OCR’s efforts to roll back protections for LGBTQ people and for those who have had abortions is part of the administration’s wider effort to allow groups or companies — even those receiving federal funding — to deny services, employment, or contraception or other health coverage to people on “religious freedom” grounds. In 2018, the administration created the HHS Conscience and Religious Freedom Division, and according to other documents obtained by American Oversight, staffing and funding for this new division came at the expense of OCR’s civil rights work. And in May 2019, shortly before the new Section 1557 regulations were proposed, HHS announced its final “conscience rule,” allowing health-care workers to opt out of providing certain procedures for religious reasons.

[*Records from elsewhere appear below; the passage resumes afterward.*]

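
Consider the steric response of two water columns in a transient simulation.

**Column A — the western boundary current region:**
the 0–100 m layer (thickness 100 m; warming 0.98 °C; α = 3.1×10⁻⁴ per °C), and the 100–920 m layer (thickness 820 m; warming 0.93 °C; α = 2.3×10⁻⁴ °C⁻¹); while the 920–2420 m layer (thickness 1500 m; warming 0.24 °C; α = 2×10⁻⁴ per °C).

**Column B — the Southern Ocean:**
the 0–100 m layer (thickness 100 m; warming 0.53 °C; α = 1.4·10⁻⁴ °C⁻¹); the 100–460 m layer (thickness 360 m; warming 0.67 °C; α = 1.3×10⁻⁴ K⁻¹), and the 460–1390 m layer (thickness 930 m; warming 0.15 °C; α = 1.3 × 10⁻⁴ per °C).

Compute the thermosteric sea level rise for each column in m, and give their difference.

A: 0.28 m; B: 0.057 m; difference 0.22 m

A Layer 1: 3.1×10⁻⁴ × 100 × 0.98 = 0.03038 m
A 100–920 m: 0.93 × 2.3×10⁻⁴ × 820 = 0.175398 m
A Layer 3: 1500 × 0.24 × 2×10⁻⁴ = 0.07200 m
A total: 0.277778 m
B 0–100 m: 100 × 1.4×10⁻⁴ × 0.53 = 0.00742 m
B 1.3×10⁻⁴ × 360 × 0.67 = 0.031356 m
B Layer 3: 930 × 0.15 × 1.3×10⁻⁴ = 0.018135 m
B total: 0.056911 m
Difference: 0.277778 − 0.056911 = 0.220867 m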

The OCR calendars contain a number of meetings related to “religious freedom,” the conscience rule, or involving the CRFD. In addition to numerous internal meetings, Grossu attended a February 2018 “Religious Liberties Forum” at the Heritage Foundation, and Severino spoke at a May 2019 National Institute of Family and Life Advocates conference, during a session called “Protecting Rights of Conscience and Religious Freedom in Health Care and Human Services.” Other meetings on the subject are listed here.
American Oversight has received numerous other calendar productions from HHS and its component agencies that demonstrate the administration’s elevation of conservative interests and distaste for nondiscrimination protections. Calendars from the HHS Administration for Children and Families include a number of meetings with right-wing Christian groups and anti-abortion rights advocates, many of them arranged by Shannon Royce, the director of HHS’s Center for Faith and Opportunity Initiatives.
Also included is a January 2019 memo from Severino and ACF official Steven Wagner regarding South Carolina’s request for federally funded religious adoption agencies to be exempted from certain nondiscrimination regulations (HHS granted the request that same day). And another set of HHS documents contains the agenda from a July 12, 2019, meeting at the White House, attended by Secretary Alex Azar and numerous outside groups, regarding “the principles of the Administration’s view for insurance reform.” The meeting’s agenda takes issue with the Affordable Care Act’s individual mandate, and attendees included a long list of conservative groups, many dedicated to dismantling the ACA.